Le modifiche introdotte nascono dall’esigenza di ampliare la partecipazione consentendo a tutti gli associati, comprese le grandi sigle, di essere adeguatamente rappresentati per il peso specifico che hanno sul mercato. 

Il nuovo meccanismo attribuisce diritto di rappresentanza e di voto alle strutture in proporzione alla loro dimensione, con la possibilità di avere da 1 a 3 persone presenti in assemblea.

È stato inoltre approvato un nuovo sistema delle deleghe in assemblea: ciascun membro avrà infatti la possibilità di ricevere una sola delega da altri associati, invece delle quattro previste dal vecchio Statuto. Anche questa modifica ha l’obiettivo di promuovere una sempre più ampia partecipazione delle agenzie alla vita associativa.
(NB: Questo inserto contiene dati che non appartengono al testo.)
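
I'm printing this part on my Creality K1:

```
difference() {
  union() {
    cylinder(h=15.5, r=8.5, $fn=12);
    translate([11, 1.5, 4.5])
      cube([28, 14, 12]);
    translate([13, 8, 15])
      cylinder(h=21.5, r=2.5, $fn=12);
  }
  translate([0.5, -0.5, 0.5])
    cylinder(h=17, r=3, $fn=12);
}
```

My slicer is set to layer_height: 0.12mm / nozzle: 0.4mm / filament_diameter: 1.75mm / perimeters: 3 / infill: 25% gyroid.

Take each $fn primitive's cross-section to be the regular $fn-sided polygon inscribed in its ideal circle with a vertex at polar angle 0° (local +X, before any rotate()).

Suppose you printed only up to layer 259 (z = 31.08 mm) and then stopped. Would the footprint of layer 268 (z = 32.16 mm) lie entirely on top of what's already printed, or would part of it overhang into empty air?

entirely on top

Compare the two slices. At z = 31.08: the cylinder is not intersected at this z (z outside [0, 15.5]); the cube at (11, 1.5) does not reach this height (z outside [4.5, 16.5]); the r=2.5 cylinder at (13, 8) contributes a regular 12-gon of circumradius 2.5 (area = (12/2)·2.500²·sin(360°/12) = 18.75 mm²); Taking the union: only the r=2.5 cylinder at (13, 8) is present, so the union is just that shape — area = 18.75 mm²; the cylinder at (0.5, -0.5) is absent (z outside [0.5, 17.5]); After the difference (first − rest): none of the subtracted shapes is present at this height, so the result so far is unchanged — area = 18.75 mm². At z = 32.16: the cylinder is absent (z outside [0, 15.5]); the cube at (11, 1.5) does not reach this height (z outside [4.5, 16.5]); the r=2.5 cylinder at (13, 8) gives a regular 12-gon of circumradius 2.5 (constant along its height) (area = (12/2)·2.500²·sin(360°/12) = 18.75 mm²); Merging all regions: only the r=2.5 cylinder at (13, 8) is present, so the union is just that shape — area = 18.75 mm²; the cylinder at (0.5, -0.5) does not reach this height (z outside [0.5, 17.5]); Subtracting the remaining from the first: none of the subtracted shapes is present at this height, so that combined region is unchanged — area = 18.75 mm². Checking containment: the cross-section at z = 32.16 is a subset of the cross-section at z = 31.08.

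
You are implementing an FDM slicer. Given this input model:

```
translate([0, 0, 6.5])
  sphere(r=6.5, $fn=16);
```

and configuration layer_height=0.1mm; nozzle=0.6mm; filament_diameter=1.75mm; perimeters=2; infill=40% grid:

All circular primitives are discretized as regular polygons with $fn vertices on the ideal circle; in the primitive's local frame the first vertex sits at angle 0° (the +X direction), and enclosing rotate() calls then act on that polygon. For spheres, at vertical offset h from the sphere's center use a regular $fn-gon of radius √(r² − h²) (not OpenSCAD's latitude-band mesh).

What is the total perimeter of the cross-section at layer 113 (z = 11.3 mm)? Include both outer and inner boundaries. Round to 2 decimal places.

At z = 11.3 mm: the r=6.5 sphere contributes a regular 16-gon of circumradius √(6.5²−4.8²) = 4.383 (perimeter = 2·16·4.383·sin(180°/16) = 27.36 mm). Overall, the cross-section is a single solid region. Total boundary length (outer) = 27.36 mm.

27.36 mm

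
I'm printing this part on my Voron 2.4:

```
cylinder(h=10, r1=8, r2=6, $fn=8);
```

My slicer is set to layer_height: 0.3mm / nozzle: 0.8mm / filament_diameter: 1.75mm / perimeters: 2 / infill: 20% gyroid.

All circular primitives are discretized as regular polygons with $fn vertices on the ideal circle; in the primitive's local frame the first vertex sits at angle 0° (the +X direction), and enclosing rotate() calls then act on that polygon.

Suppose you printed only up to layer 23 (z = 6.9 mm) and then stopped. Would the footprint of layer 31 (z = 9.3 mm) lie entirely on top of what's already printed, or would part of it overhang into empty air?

Compare the two slices. At z = 6.9: the cone (r1=8→r2=6) has section circumradius 6.620 here — a regular 8-gon (area = (8/2)·6.620²·sin(360°/8) = 123.95 mm²). At z = 9.3: the cone (r1=8→r2=6) has section circumradius 6.140 here — a regular 8-gon (area = (8/2)·6.140²·sin(360°/8) = 106.63 mm²). Checking containment: the cross-section at z = 9.3 is a subset of the cross-section at z = 6.9.

entirely on top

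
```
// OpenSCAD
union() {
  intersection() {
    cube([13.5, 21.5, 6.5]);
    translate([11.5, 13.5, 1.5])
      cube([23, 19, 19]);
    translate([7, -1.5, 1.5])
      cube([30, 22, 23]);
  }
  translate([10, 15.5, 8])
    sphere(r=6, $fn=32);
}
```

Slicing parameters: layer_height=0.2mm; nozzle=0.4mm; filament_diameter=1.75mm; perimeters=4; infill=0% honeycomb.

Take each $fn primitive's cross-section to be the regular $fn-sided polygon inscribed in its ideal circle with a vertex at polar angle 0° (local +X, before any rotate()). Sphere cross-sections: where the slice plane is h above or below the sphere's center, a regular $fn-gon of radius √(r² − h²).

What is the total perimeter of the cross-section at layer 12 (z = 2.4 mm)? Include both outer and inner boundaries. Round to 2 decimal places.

24.99 mm

At z = 2.4 mm: the 13.5×21.5 cube contributes its full rectangle (perimeter 70.00 mm); the cube at (11.5, 13.5) is present — its section is the full 23×19 rectangle (perimeter 84.00 mm); the 30×22 cube at (7, -1.5) contributes its full rectangle (perimeter 104.00 mm); Taking the intersection: the 23×19 cube at (11.5, 13.5) partially overlaps the 13.5×21.5 cube; clipping to the common part keeps 16.00 mm²; the 30×22 cube at (7, -1.5) partially overlaps the running intersection; clipping to the common part keeps 14.00 mm² — boundary = 18.00 mm; the r=6 sphere at (10, 15.5) contributes a regular 32-gon of circumradius √(6²−5.6²) = 2.154 (perimeter = 2·32·2.154·sin(180°/32) = 13.51 mm); Merging all regions: the regions partially overlap (shared area 1.37 mm²), so the edge portions inside another operand are dropped and the merged outline is re-measured after clipping — boundary = 24.99 mm. Overall, the cross-section is a single solid region. Total boundary length (outer) = 24.99 mm.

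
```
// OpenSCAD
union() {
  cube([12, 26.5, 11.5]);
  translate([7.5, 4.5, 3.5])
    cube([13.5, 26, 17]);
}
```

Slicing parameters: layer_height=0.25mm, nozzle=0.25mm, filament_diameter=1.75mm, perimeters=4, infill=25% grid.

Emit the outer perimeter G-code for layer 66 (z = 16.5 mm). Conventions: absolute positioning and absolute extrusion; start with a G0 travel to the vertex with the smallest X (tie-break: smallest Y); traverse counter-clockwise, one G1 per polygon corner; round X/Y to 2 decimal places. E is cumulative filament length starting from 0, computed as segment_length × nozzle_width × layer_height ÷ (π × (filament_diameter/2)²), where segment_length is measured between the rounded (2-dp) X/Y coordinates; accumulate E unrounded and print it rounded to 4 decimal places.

G0 X7.50 Y4.50 Z16.50
G1 X21.00 Y4.50 E0.3508
G1 X21.00 Y30.50 E1.0264
G1 X7.50 Y30.50 E1.3772
G1 X7.50 Y4.50 E2.0528

At z = 16.5 mm: the cube is absent (z outside [0, 11.5]); the 13.5×26 cube at (7.5, 4.5) contributes its full rectangle; Taking the union: only the 13.5×26 cube at (7.5, 4.5) is present, so the union is just that shape — 1 connected region. The outline is a single polygon with 4 vertices. Extrusion per mm of travel: 0.25 × 0.25 / (π × 0.875²) = 0.025984. Accumulating E over each segment gives final E = 2.0528.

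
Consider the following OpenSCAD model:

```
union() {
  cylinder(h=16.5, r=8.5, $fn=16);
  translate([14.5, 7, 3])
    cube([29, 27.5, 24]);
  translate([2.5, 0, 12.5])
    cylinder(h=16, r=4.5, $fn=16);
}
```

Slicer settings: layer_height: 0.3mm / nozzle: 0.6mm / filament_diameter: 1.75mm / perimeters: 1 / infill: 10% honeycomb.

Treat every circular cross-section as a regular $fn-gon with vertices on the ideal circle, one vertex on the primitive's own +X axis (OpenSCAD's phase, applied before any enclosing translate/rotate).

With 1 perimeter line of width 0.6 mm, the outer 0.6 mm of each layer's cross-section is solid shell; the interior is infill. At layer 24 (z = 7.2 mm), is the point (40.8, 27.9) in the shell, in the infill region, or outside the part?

infill

At z = 7.2 mm: the r=8.5 cylinder contributes a regular 16-gon of circumradius 8.5; the cube at (14.5, 7) is present — its section is the full 29×27.5 rectangle; the cylinder at (2.5, 0) does not reach this height (z outside [12.5, 28.5]); Taking the union: the 2 present regions are separate (no shared area or edge), so areas and boundary lengths simply add and each stays a separate island — 2 connected regions. Overall, the cross-section has 2 separate islands. The nearest boundary edge runs (43.50, 34.50)→(43.50, 7.00); distance from the point to it = 2.70 mm. (Shell/infill is judged within the island containing the point — the largest one.) The point is inside the cross-section and 2.70 mm from the nearest boundary — more than the 0.6 mm shell width (1 × 0.6), so it's in the infill interior.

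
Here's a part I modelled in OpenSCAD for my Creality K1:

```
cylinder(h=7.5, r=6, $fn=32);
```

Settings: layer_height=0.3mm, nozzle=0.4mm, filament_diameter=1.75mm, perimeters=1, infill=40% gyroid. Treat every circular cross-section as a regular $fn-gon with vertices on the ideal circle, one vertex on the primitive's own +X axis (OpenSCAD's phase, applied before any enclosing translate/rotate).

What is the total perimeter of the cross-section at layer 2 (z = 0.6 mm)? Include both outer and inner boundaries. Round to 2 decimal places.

At z = 0.6 mm: the r=6 cylinder contributes a regular 32-gon of circumradius 6 (perimeter = 2·32·6.000·sin(180°/32) = 37.64 mm). Overall, the cross-section is a single solid region. Total boundary length (outer) = 37.64 mm.

37.64 mm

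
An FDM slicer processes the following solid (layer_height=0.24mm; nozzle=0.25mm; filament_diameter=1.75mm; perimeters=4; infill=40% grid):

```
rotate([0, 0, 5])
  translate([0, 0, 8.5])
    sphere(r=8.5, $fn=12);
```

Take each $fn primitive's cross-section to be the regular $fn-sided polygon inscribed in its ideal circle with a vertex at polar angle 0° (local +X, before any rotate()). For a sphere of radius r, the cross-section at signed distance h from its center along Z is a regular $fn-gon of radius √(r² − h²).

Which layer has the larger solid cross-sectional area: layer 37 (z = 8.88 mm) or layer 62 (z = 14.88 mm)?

layer 37 (z = 8.88 mm)

Layer 37 (z = 8.88): the r=8.5 sphere contributes a regular 12-gon of circumradius √(8.5²−0.38²) = 8.492 (area = (12/2)·8.492²·sin(360°/12) = 216.32 mm²); (whole slice rotated 5° about Z — lengths, areas and connectivity unchanged). So its area = 216.32 mm². Layer 62 (z = 14.88): the sphere: section is a regular 12-gon, circumradius = √(r²−h²) = √(8.5²−6.38²) = 5.617 (area = (12/2)·5.617²·sin(360°/12) = 94.64 mm²); (whole slice rotated 5° about Z — lengths, areas and connectivity unchanged). So its area = 94.64 mm². Layer 37 is larger (216.32 vs 94.64 mm²).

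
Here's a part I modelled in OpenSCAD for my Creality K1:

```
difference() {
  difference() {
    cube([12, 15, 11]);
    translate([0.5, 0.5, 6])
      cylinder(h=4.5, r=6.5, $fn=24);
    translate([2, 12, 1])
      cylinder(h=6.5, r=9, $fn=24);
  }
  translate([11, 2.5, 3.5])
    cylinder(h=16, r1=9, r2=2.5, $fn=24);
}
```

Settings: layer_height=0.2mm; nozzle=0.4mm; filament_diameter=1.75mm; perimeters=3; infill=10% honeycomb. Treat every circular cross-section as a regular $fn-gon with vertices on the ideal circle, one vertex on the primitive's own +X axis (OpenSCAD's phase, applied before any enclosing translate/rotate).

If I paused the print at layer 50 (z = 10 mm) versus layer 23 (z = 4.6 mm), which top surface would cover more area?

layer 50 (z = 10 mm)

Layer 50 (z = 10): the cube is present — its section is the full 12×15 rectangle (area 180.00 mm²); the cylinder at (0.5, 0.5): section is a regular 24-gon, circumradius r=6.5 (area = (24/2)·6.500²·sin(360°/24) = 131.22 mm²); the cylinder at (2, 12) is absent (z outside [1, 7.5]); Taking the first minus the rest: starting from the 12×15 cube (180.00 mm²), the r=6.5 cylinder at (0.5, 0.5) partially overlaps it — only the 39.52 mm² overlap (of its 131.22 mm²) is removed, clipping the outline — area = 140.48 mm²; the cone at (11, 2.5) (r1=9→r2=2.5) has section circumradius 6.359 here — a regular 24-gon (area = (24/2)·6.359²·sin(360°/24) = 125.60 mm²); After the difference (first − rest): starting from that combined region (140.48 mm²), the cone at (11, 2.5) partially overlaps it — only the 47.56 mm² overlap (of its 125.60 mm²) is removed, clipping the outline — area = 92.92 mm². So its area = 92.92 mm². Layer 23 (z = 4.6): the cube (footprint 12×15) is included at this height (area 180.00 mm²); the cylinder at (0.5, 0.5) is absent (z outside [6, 10.5]); the r=9 cylinder at (2, 12) contributes a regular 24-gon of circumradius 9 (area = (24/2)·9.000²·sin(360°/24) = 251.57 mm²); Subtracting the remaining from the first: starting from the 12×15 cube (180.00 mm²), the r=9 cylinder at (2, 12) partially overlaps it — only the 112.97 mm² overlap (of its 251.57 mm²) is removed, clipping the outline — area = 67.03 mm²; the cone at (11, 2.5) contributes a regular 24-gon of circumradius 8.553 (interpolated between r1=9 and r2=2.5 at t=0.069) (area = (24/2)·8.553²·sin(360°/24) = 227.21 mm²); Subtracting the remaining from the first: starting from that combined region (67.03 mm²), the cone at (11, 2.5) partially overlaps it — only the 54.24 mm² overlap (of its 227.21 mm²) is removed, clipping the outline — area = 12.79 mm². So its area = 12.79 mm². Layer 50 is larger (92.92 vs 12.79 mm²).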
Il modello è stato studiato nei mesi scorsi da un’apposita commissione, composta da Giorgio Bonifazi Razzanti (Pan Comunicazione), Alessandra Montresor (Publicis), Emanuele Nenna (The Big Now), Isabelle Harvie-Watt (HavasMediaGroup), Daniele Tranchini (Leo Burnett) e Stefano Del Frate, Direttore Generale ASSOCOM.

Si tratta di una tappa importante nel percorso di cambiamento dell’Associazione, iniziato da tempo e finalizzato a rendere ASSOCOM sempre più rappresentativa dell’intero mercato della comunicazione. Un mercato che ha oggi due facce, quella delle tante piccole e medie realtà imprenditoriali, parte vitale del sistema, e quella dei grandi gruppi multinazionali.